Questa memoria (non i singoli ricordi) in cui ci riporta l’opera di Roberta Zucchini, è anche contagiosa, trova eco in chi sa guardare ed ascoltare, e tiene gli occhi aperti sull’umano che abita ciascuno di noi. Così indugiare con lo sguardo su questi manufatti costruiti a partire da pezzi di vita che noi non abbiamo mai conosciuto, è percorrere una strada, poetica, che ci fa entrare in contatto con il nostro mondo interiore, di noi esseri umani. Grazie ai lavori artistici di Roberta, ognuno può farlo. È questa la magia della memoria che lei ci aiuta a ritrovare.

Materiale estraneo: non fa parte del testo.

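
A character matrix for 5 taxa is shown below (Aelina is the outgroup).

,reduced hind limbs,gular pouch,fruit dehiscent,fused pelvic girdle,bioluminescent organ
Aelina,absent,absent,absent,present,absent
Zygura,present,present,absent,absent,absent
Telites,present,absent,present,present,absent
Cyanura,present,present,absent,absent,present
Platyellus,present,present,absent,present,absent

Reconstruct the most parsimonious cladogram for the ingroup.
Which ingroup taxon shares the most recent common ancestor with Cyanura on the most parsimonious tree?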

La delicata cura che si scorge nella costruzione dei suoi manufatti artistici, la cucitura più che il ricamo con cui l’autrice, con un gesto lento delle mani, ha inteso fermare per noi tutti le parole e le immagini fotografiche che le sono per così dire andate incontro attraverso la sua memoria, veicolano un amore rispettoso delle cose che vuole “rendere impossibile la loro dispersione”, ma, fissandole con un filo da cucire, anche sottrarle al destino di semplici istantanee; e, perché no, nasconderle un poco, e proteggerle, sotto quel filo che le cuce, come fossero reliquie da conservare. Il cucito è un gesto antico, mette insieme, tiene stretto; il filo è ciò che consente al gesto del cucire il suo operato, ma è anche ciò da cui nasce il discorso che lega le parole: quelle che accompagnano e riaprono alla vita ciò che la fotografia potrebbe avere chiuso troppo frettolosamente in uno scatto.